In the end, no one can stop the Western Balkan countries, apart from themselves, from upholding freedom above all else, which is a far cry from where they stood not long ago.
The key obstacle to a higher level of economic freedom in the Western Balkan countries is their inability to strengthen the rule of law (a common problem of former socialist economies). To achieve that, countries need to place considerable institutional emphasis on judicial independence, impartiality of the courts, protection of property rights and reliability of police.

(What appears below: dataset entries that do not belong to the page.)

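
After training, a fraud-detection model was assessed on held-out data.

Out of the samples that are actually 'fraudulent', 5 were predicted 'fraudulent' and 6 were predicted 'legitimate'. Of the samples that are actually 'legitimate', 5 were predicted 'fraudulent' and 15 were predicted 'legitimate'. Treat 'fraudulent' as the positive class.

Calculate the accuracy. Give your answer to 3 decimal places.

0.645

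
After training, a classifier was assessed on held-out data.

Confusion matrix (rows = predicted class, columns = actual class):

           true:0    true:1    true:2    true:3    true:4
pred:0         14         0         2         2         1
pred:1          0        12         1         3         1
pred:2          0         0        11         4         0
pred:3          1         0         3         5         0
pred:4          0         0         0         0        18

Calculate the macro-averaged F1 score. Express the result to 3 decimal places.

0.744

Per-class F1 score (2·TP/(2·TP+FP+FN)):
  0: TP=14, FP=0+2+2+1=5, FN=0+0+1+0=1 → 28/34 = 0.8235
  1: TP=12, FP=0+1+3+1=5, FN=0+0+0+0=0 → 24/29 = 0.8276
  2: TP=11, FP=0+0+4+0=4, FN=2+1+3+0=6 → 22/32 = 0.6875
  3: TP=5, FP=1+0+3+0=4, FN=2+3+4+0=9 → 10/23 = 0.4348
  4: TP=18, FP=0+0+0+0=0, FN=1+1+0+0=2 → 36/38 = 0.9474
Macro-F1 score = mean = (0.8235 + 0.8276 + 0.6875 + 0.4348 + 0.9474) / 5 = 0.744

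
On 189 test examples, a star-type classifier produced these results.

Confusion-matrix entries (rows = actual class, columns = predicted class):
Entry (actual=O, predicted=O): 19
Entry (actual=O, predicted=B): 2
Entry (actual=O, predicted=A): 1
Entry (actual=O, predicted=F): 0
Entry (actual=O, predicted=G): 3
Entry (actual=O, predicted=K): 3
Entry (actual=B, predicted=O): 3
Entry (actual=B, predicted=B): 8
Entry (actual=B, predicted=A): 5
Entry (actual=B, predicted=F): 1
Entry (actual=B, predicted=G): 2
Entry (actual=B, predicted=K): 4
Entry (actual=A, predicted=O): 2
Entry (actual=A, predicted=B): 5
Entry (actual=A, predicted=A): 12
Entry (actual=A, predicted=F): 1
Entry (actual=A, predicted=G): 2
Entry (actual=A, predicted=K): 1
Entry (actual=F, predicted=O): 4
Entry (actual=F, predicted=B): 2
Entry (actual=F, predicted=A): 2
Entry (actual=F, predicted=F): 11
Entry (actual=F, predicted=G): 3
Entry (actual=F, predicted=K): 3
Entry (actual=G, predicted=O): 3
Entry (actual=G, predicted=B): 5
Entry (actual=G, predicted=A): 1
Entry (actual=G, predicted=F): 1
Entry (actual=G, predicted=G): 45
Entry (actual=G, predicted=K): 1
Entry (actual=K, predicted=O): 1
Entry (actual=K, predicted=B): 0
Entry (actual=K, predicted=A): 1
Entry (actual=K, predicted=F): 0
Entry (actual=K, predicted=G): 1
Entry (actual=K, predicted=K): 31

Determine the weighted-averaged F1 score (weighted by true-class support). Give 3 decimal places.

0.660

Per-class F1 score (2·TP/(2·TP+FP+FN)):
  O: TP=19, FP=3+2+4+3+1=13, FN=2+1+0+3+3=9 → 38/60 = 0.6333
  B: TP=8, FP=2+5+2+5+0=14, FN=3+5+1+2+4=15 → 16/45 = 0.3556
  A: TP=12, FP=1+5+2+1+1=10, FN=2+5+1+2+1=11 → 24/45 = 0.5333
  F: TP=11, FP=0+1+1+1+0=3, FN=4+2+2+3+3=14 → 22/39 = 0.5641
  G: TP=45, FP=3+2+2+3+1=11, FN=3+5+1+1+1=11 → 90/112 = 0.8036
  K: TP=31, FP=3+4+1+3+1=12, FN=1+0+1+0+1=3 → 62/77 = 0.8052
Weighted-F1 score = Σ (supportᵢ/N)·F1 scoreᵢ with N=189: (28/189)·0.6333 + (23/189)·0.3556 + (23/189)·0.5333 + (25/189)·0.5641 + (56/189)·0.8036 + (34/189)·0.8052 = 0.660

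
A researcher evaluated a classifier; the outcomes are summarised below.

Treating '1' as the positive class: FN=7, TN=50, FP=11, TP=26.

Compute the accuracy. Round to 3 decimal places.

Accuracy = (TP+TN)/N = (26+50)/94 = 0.809

0.809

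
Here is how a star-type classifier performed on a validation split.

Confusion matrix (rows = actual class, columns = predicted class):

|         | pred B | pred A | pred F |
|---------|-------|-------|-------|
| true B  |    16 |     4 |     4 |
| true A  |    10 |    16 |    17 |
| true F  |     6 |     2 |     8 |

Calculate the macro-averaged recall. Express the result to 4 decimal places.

Per-class recall (TP/(TP+FN)):
  B: TP=16, FN=4+4=8 → 16/24 = 0.66667
  A: TP=16, FN=10+17=27 → 16/43 = 0.37209
  F: TP=8, FN=6+2=8 → 8/16 = 0.50000
Macro-recall = mean = (0.66667 + 0.37209 + 0.50000) / 3 = 0.5129

0.5129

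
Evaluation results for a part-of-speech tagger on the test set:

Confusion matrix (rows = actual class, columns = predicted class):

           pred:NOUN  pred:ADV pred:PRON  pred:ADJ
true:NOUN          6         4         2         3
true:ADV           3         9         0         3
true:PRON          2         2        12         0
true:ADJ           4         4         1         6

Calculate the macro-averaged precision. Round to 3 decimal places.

Per-class precision (TP/(TP+FP)):
  NOUN: TP=6, FP=3+2+4=9 → 6/15 = 0.4000
  ADV: TP=9, FP=4+2+4=10 → 9/19 = 0.4737
  PRON: TP=12, FP=2+0+1=3 → 12/15 = 0.8000
  ADJ: TP=6, FP=3+3+0=6 → 6/12 = 0.5000
Macro-precision = mean = (0.4000 + 0.4737 + 0.8000 + 0.5000) / 4 = 0.543

0.543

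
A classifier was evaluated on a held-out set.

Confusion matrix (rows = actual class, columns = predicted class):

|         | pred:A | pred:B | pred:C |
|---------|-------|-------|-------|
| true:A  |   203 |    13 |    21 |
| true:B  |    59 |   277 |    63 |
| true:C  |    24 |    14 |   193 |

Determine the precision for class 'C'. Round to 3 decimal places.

0.697

Take TP from the diagonal, FP from the rest of the 'C' prediction marginal, FN from the rest of the 'C' actual marginal.
precision = TP/(TP+FP).
C: TP=193, FP=21+63=84 → 193/277 = 0.6968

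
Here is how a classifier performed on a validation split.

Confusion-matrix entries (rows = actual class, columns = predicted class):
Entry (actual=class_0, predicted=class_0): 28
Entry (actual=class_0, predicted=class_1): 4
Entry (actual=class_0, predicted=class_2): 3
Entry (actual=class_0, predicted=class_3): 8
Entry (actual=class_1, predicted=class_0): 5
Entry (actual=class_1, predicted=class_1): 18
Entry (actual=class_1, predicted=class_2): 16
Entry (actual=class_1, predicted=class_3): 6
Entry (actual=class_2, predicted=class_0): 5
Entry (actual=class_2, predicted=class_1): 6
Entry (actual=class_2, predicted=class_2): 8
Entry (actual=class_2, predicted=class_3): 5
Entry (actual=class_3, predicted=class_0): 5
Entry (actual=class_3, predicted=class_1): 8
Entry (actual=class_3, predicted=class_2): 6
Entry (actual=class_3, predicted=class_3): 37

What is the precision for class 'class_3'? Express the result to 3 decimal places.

Treat 'class_3' as positive and all other classes as negative.
precision = TP/(TP+FP).
class_3: TP=37, FP=8+6+5=19 → 37/56 = 0.6607

0.661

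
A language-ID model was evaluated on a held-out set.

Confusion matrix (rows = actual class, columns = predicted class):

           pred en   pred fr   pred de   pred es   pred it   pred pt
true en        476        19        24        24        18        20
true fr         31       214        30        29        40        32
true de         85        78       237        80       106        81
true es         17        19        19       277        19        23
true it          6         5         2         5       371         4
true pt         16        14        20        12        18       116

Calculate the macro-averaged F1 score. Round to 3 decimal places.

0.634

Per-class F1 score (2·TP/(2·TP+FP+FN)):
  en: TP=476, FP=31+85+17+6+16=155, FN=19+24+24+18+20=105 → 952/1212 = 0.7855
  fr: TP=214, FP=19+78+19+5+14=135, FN=31+30+29+40+32=162 → 428/725 = 0.5903
  de: TP=237, FP=24+30+19+2+20=95, FN=85+78+80+106+81=430 → 474/999 = 0.4745
  es: TP=277, FP=24+29+80+5+12=150, FN=17+19+19+19+23=97 → 554/801 = 0.6916
  it: TP=371, FP=18+40+106+19+18=201, FN=6+5+2+5+4=22 → 742/965 = 0.7689
  pt: TP=116, FP=20+32+81+23+4=160, FN=16+14+20+12+18=80 → 232/472 = 0.4915
Macro-F1 score = mean = (0.7855 + 0.5903 + 0.4745 + 0.6916 + 0.7689 + 0.4915) / 6 = 0.634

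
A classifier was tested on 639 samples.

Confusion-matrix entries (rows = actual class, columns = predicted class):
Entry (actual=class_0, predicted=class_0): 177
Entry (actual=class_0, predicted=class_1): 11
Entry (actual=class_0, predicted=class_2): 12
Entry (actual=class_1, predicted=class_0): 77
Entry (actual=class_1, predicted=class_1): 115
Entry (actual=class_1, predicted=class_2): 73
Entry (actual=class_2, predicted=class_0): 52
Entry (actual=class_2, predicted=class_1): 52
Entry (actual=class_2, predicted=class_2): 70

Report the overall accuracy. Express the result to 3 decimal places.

0.567

Accuracy = trace / total = (177+115+70=362) / 639 = 362/639 = 0.567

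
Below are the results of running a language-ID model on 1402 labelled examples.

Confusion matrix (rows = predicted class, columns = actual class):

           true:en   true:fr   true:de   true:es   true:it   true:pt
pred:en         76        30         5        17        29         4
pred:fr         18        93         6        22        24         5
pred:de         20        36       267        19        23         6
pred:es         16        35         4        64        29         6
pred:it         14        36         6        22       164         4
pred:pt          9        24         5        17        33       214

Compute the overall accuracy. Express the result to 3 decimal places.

0.626

Accuracy = trace / total = (76+93+267+64+164+214=878) / 1402 = 878/1402 = 0.626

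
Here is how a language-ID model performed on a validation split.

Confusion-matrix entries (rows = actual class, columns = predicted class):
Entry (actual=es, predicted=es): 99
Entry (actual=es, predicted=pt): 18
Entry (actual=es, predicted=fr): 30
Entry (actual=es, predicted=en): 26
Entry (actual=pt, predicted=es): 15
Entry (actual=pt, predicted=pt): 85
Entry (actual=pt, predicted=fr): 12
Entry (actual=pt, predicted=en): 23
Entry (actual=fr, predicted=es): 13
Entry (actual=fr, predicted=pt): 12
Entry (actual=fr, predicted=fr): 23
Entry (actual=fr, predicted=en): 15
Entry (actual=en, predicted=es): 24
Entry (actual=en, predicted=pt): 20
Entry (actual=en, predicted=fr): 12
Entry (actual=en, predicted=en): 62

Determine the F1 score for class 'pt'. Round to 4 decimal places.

0.6296

One-vs-rest for 'pt': TP = diagonal; FP = other classes predicted 'pt'; FN = 'pt' predicted as other.
F1 score = 2·TP/(2·TP+FP+FN).
pt: TP=85, FP=18+12+20=50, FN=15+12+23=50 → 170/270 = 0.62963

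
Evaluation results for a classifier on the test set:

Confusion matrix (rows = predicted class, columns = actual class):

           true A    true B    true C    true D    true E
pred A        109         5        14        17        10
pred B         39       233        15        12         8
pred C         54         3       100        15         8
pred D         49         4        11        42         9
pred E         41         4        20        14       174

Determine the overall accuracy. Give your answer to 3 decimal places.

Accuracy = trace / total = (109+233+100+42+174=658) / 1010 = 658/1010 = 0.651

0.651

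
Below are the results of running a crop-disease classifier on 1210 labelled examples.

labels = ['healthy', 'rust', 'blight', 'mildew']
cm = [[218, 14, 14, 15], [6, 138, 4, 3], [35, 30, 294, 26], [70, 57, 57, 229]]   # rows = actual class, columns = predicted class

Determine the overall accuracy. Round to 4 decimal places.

0.7264

Accuracy = trace / total = (218+138+294+229=879) / 1210 = 879/1210 = 0.7264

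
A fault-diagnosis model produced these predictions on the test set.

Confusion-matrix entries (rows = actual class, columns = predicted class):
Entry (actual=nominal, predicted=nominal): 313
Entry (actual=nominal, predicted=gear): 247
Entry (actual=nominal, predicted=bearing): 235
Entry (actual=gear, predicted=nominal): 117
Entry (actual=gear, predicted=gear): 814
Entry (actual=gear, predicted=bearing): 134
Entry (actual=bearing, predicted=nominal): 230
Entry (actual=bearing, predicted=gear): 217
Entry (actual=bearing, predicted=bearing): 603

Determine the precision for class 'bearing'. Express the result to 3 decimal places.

One-vs-rest for 'bearing': TP = diagonal; FP = other classes predicted 'bearing'; FN = 'bearing' predicted as other.
precision = TP/(TP+FP).
bearing: TP=603, FP=235+134=369 → 603/972 = 0.6204

0.620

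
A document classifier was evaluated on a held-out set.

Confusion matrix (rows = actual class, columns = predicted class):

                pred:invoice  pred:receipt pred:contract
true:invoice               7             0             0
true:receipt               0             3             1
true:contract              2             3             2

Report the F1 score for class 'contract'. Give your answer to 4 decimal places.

One-vs-rest for 'contract': TP = diagonal; FP = other classes predicted 'contract'; FN = 'contract' predicted as other.
F1 score = 2·TP/(2·TP+FP+FN).
contract: TP=2, FP=0+1=1, FN=2+3=5 → 4/10 = 0.40000

0.4000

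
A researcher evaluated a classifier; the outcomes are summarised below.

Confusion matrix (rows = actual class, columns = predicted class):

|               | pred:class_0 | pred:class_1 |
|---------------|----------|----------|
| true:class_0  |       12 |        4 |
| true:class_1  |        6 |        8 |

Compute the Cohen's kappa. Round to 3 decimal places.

0.324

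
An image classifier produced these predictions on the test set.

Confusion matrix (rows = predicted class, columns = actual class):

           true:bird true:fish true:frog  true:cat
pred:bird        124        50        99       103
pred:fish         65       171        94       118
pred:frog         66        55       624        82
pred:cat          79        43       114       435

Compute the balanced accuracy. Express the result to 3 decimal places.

Balanced accuracy = mean of per-class recall.
  bird: recall = 124/334 = 0.3713
  fish: recall = 171/319 = 0.5361
  frog: recall = 624/931 = 0.6702
  cat: recall = 435/738 = 0.5894
Mean = (0.3713 + 0.5361 + 0.6702 + 0.5894) / 4 = 0.542

0.542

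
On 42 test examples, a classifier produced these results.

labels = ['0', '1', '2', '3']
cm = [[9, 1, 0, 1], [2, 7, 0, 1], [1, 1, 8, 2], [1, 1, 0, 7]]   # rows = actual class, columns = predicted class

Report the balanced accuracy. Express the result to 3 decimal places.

0.741

Balanced accuracy = mean of per-class recall.
  0: recall = 9/11 = 0.8182
  1: recall = 7/10 = 0.7000
  2: recall = 8/12 = 0.6667
  3: recall = 7/9 = 0.7778
Mean = (0.8182 + 0.7000 + 0.6667 + 0.7778) / 4 = 0.741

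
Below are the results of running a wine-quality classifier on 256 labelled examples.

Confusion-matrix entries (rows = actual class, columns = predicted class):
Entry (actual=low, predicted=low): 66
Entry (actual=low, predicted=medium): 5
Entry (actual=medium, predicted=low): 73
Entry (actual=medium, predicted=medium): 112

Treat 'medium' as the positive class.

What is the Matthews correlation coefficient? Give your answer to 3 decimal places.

0.481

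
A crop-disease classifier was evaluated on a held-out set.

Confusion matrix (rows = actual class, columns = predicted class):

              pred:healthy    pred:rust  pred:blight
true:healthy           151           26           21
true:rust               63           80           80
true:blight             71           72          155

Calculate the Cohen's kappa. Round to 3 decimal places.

0.305

Observed agreement pₒ = trace/N = 386/719 = 0.5369
Expected agreement pₑ = Σ (rowᵢ·colᵢ)/N² = (198·285 + 223·178 + 298·256)/719² = 0.3335
κ = (pₒ − pₑ)/(1 − pₑ) = (0.5369 − 0.3335)/(1 − 0.3335) = 0.305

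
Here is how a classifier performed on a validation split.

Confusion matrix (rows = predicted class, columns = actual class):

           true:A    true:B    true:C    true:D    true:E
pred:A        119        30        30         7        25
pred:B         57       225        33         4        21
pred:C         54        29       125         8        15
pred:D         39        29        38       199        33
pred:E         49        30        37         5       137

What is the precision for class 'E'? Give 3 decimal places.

0.531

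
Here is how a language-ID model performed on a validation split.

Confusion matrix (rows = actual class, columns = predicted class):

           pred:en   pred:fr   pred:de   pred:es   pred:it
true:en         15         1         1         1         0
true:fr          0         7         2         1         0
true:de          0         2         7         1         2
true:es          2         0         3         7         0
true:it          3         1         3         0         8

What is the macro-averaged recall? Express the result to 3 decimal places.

0.647

Per-class recall (TP/(TP+FN)):
  en: TP=15, FN=1+1+1+0=3 → 15/18 = 0.8333
  fr: TP=7, FN=0+2+1+0=3 → 7/10 = 0.7000
  de: TP=7, FN=0+2+1+2=5 → 7/12 = 0.5833
  es: TP=7, FN=2+0+3+0=5 → 7/12 = 0.5833
  it: TP=8, FN=3+1+3+0=7 → 8/15 = 0.5333
Macro-recall = mean = (0.8333 + 0.7000 + 0.5833 + 0.5833 + 0.5333) / 5 = 0.647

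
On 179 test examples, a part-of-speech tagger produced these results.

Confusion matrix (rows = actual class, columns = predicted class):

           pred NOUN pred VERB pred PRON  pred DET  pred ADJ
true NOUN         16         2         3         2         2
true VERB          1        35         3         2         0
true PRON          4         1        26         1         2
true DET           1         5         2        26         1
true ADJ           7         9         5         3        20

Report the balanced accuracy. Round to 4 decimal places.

0.6912

Balanced accuracy = mean of per-class recall.
  NOUN: recall = 16/25 = 0.64000
  VERB: recall = 35/41 = 0.85366
  PRON: recall = 26/34 = 0.76471
  DET: recall = 26/35 = 0.74286
  ADJ: recall = 20/44 = 0.45455
Mean = (0.64000 + 0.85366 + 0.76471 + 0.74286 + 0.45455) / 5 = 0.6912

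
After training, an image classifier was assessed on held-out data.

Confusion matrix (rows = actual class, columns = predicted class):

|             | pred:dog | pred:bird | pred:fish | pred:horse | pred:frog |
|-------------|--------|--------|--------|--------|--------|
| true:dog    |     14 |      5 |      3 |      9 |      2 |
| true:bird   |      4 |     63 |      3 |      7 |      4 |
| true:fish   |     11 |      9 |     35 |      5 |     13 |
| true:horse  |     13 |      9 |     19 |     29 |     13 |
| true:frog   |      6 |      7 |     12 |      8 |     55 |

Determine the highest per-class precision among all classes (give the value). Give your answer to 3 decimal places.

Per-class precision (TP/(TP+FP)):
  dog: TP=14, FP=4+11+13+6=34 → 14/48 = 0.2917
  bird: TP=63, FP=5+9+9+7=30 → 63/93 = 0.6774
  fish: TP=35, FP=3+3+19+12=37 → 35/72 = 0.4861
  horse: TP=29, FP=9+7+5+8=29 → 29/58 = 0.5000
  frog: TP=55, FP=2+4+13+13=32 → 55/87 = 0.6322
Highest is class 'bird' with precision = 0.677.

0.677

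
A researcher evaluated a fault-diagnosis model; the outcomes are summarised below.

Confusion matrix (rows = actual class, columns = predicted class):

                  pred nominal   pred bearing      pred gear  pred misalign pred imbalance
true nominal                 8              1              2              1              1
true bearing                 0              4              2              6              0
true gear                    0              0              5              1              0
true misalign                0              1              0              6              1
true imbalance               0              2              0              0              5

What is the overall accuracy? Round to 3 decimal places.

0.609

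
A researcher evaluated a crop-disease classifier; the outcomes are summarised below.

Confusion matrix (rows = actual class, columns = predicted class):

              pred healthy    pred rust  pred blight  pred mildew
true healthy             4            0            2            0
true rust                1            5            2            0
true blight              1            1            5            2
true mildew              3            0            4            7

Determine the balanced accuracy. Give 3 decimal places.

0.587

Balanced accuracy = mean of per-class recall.
  healthy: recall = 4/6 = 0.6667
  rust: recall = 5/8 = 0.6250
  blight: recall = 5/9 = 0.5556
  mildew: recall = 7/14 = 0.5000
Mean = (0.6667 + 0.6250 + 0.5556 + 0.5000) / 4 = 0.587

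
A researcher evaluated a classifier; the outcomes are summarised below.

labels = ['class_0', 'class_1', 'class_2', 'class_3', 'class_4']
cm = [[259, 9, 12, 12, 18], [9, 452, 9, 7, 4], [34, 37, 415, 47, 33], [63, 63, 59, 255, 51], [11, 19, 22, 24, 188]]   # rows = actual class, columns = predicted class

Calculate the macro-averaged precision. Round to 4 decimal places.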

Strengthening the rule of law may be a too hard nut to crack at the moment. Yet, the next best move for the governments in the Western Balkans is to reduce, simplify or harmonize compliance and regulatory trade barriers to lower the cost of exporting and importing and time spent at the borders, and remove travel restrictions within the region. For example, the World Bank estimates that trucks lose over 26 million hours a year at border crossing points while going through the region. Due to time spent at the border crossings, the average number of trucks and drivers needed in a Western Balkan country is approximately five times greater than the average number needed in an EU country. For these reasons also, the share of exports in GDP is only 40 percent in the Western Balkans. It could be much higher.
Openness and regional economic integration in the Western Balkans are bound to spur economic activity, investment, trade, create jobs and increase participation in global value chains, which will boost productivity, enhance economic growth and reduce poverty.
Clearly, establishing a common market with free movement of people, goods, services and capital in the Western Balkans is a step in the right direction. Hopefully, Bosnia and Herzegovina, Montenegro and Kosovo will sooner or later join the initiative. There is no reason or necessity to wait for the EU membership to observe an increase in the level of freedom in these countries. After all, the goal is not to enter the European Union; the goal is for the citizens of these countries to enjoy freedom, prosperity and wellbeing.
To conclude, as long as the leaders in the Western Balkans are pursuing liberal reforms to increase the level of freedom of their citizens, they are not on the path to a new Yugoslavia, as many critics of “mini Schengen” are trying to portray the project. Instead, the realization of this initiative would be yet another step away from repression and socialism toward freedom and the markets.